この社会は怒りの連鎖でがんじがらめで、その鎖が人々の肉片に食い込んで、誰かが動くたびに更に身体を縛り上げ、悲鳴とともに怒号が飛ぶ仕組みになっている。

かつての古き善き時代ががどうだったのか分かりませんが、現代は怒れる人ばかりで、か細い神経の私なんかは特にターゲットにされやすく、日々誰かに怒られているような状況です。

否、全世界がそんな怒れる人ばかりと表現しましたが、それは言い過ぎました。そういえば過去、私は割と誰も怒らないような穏やかな職場にいた時代もありました。

今は職も替わって新しい組織に身を置いていますが、この組織がやばい。
ギスギスしていて、怒りの連鎖で渦巻いている。だいたい今まで見てきた人生でこういう怒りが渦巻く組織というのはトップがそういうタイプの人で怒りの拡散を行っています。そしてそういう怒りを受けとめ耐えられる人材が残ります。ただそういった人間はその怒りを受けとめるだけでなく他に発散していく作用を持つ、つまり上に怒られた腹いせに下に当り散らす、という癖があります。でなければその組織では残れません。受けたストレスを自分だけに留めていてはダメージが蓄積し潰れていくことでしょう。
そして怒りは伝播し組織全体が怒りの連鎖で繋がれ、ギスギスとしていくのでしょう。

そしてその組織の末端を構成する、、末端というのは役職や年齢などに限らず性格的弱者つまり私のような気の弱いタイプ、

こういった者に矛先が向い、そこで捌け口をなくして膿のように溜まり悶える、この構造。

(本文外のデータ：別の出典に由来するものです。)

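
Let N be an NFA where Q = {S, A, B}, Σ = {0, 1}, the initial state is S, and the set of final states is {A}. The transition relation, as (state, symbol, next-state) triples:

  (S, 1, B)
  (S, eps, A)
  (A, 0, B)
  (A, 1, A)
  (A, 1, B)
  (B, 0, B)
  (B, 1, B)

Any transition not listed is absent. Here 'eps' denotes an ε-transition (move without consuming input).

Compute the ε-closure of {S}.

{S, A}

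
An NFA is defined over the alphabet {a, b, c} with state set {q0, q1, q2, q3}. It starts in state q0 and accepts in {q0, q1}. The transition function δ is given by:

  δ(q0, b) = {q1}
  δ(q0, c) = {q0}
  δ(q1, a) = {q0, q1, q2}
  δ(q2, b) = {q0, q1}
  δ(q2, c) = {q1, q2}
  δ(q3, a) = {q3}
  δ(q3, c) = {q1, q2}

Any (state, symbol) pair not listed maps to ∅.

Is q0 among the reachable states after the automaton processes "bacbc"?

Yes

Start in {q0}.
Read 'b': q0→{q1}; now {q1}.
Read 'a': q1→{q0, q1, q2}; now {q0, q1, q2}.
Read 'c': q0→{q0}, q1→∅, q2→{q1, q2}; now {q0, q1, q2}.
Read 'b': q0→{q1}, q1→∅, q2→{q0, q1}; now {q0, q1}.
Read 'c': q0→{q0}, q1→∅; now {q0}.
State q0 is in {q0}.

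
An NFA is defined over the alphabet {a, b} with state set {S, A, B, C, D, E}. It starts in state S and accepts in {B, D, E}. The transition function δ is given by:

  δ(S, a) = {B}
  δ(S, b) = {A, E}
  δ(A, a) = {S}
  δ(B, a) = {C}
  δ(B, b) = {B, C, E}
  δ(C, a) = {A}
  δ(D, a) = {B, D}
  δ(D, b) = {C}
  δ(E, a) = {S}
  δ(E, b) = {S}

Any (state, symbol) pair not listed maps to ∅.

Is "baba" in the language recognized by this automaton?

No

Start in {S}.
Read 'b': S→{A, E}; now {A, E}.
Read 'a': A→{S}, E→{S}; now {S}.
Read 'b': S→{A, E}; now {A, E}.
Read 'a': A→{S}, E→{S}; now {S}.
The final set {S} contains no accepting state.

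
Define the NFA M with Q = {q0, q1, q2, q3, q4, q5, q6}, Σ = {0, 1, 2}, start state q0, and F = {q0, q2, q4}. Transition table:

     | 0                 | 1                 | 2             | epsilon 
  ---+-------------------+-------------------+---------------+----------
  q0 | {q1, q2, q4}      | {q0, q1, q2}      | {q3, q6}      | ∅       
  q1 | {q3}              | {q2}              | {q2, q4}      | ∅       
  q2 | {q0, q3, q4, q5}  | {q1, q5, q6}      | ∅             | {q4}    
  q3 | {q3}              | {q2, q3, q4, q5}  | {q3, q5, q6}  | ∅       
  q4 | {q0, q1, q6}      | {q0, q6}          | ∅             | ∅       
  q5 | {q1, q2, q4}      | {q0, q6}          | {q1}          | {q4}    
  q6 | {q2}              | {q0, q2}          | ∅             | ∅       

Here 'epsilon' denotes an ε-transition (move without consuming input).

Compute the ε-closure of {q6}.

{q6}

Begin with {q6}.
No ε-moves leave this set, so the closure equals the set itself.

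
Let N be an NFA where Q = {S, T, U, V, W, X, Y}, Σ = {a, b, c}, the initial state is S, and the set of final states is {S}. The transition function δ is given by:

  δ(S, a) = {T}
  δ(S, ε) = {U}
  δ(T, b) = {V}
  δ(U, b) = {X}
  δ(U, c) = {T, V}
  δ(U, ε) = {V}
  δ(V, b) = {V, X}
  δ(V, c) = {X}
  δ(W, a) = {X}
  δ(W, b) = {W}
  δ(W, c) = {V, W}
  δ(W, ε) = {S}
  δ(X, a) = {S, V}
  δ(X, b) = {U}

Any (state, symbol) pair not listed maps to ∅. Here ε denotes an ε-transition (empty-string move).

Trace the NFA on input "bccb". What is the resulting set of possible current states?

Start: ε-closure({S}) = {S, U, V}.
Read 'b': {S, U, V} → {V, X}.
Read 'c': {V, X} → {X}.
Read 'c': {X} → ∅.
The set is empty and remains empty for the remaining 1 symbol.

∅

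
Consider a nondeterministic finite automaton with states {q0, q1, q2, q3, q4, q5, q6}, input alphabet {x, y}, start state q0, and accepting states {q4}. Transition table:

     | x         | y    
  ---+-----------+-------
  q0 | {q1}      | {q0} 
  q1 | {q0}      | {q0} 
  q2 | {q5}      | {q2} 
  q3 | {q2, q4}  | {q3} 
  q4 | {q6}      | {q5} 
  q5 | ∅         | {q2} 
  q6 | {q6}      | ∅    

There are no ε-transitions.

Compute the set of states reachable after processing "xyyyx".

Start in {q0}.
Read 'x': q0→{q1}; now {q1}.
Read 'y': q1→{q0}; now {q0}.
Read 'y': q0→{q0}; now {q0}.
Read 'y': q0→{q0}; now {q0}.
Read 'x': q0→{q1}; now {q1}.

{q1}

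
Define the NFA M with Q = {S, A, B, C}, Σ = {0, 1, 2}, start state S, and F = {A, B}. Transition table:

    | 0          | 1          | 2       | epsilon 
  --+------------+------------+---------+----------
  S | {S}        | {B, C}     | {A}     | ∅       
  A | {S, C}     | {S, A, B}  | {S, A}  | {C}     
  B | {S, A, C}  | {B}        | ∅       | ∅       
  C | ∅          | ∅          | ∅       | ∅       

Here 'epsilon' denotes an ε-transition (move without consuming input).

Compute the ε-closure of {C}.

{C}

Begin with {C}.
No ε-moves leave this set, so the closure equals the set itself.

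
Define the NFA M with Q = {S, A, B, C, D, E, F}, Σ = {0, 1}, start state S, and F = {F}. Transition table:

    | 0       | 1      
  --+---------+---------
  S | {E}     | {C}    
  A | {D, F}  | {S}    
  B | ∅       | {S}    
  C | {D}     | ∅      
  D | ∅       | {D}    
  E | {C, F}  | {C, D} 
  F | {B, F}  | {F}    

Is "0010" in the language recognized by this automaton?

Yes

Start in {S}.
Read '0': S→{E}; now {E}.
Read '0': E→{C, F}; now {C, F}.
Read '1': C→∅, F→{F}; now {F}.
Read '0': F→{B, F}; now {B, F}.
The final set {B, F} contains the accepting state F.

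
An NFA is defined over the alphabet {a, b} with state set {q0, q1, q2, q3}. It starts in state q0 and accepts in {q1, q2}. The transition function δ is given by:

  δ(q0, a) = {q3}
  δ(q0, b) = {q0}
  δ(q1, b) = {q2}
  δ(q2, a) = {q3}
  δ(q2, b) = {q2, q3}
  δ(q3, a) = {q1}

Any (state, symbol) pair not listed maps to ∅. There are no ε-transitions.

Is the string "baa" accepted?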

底辺が苦しむのは構造的なものなのかもしれませんが、これではあまりにも不公平ではないかと、いや、底辺は絶えず入れ替りしていくからそういう、いわば試練の場なのだと言われればそうなのかもしれませんが、それではあまりにも可哀相です。
私は過去、そういう苦労はさせたくないと思い、新人を初めとする弱い立場の人にも無理をさせない、また立場をないがしろにせず尊重してきたつもりです。でも、それでも世の中の流れには逆らえず、やはり、そういう立場の弱い人にはそれなりの苦労を強いれさせなければいけないようです。自分が受けた苦労を、誰しもが次の世代に引継ぎたいと願い、その連鎖が例えば人間の嫌な所、例えば怒ったり嫌みを言ったりといったどす黒い性根を露にさせるのかもしれません。

そういう私もまた、朱に交われば赤くなるタイプで、そういう人間になっていきそうで、、

いや、もともと大した人間ではないのにまるで自身は人と違うという変な自負があるから、そういう罪悪感に駆られるのかもしれません。

ただ、世の中が、怒り、人に攻撃することで浄化をはかるのではなく、お互いに施し気遣い合いながら発展していく摂理へとなっていけばどれほど素晴らしいことだろうかとは、真剣に思います。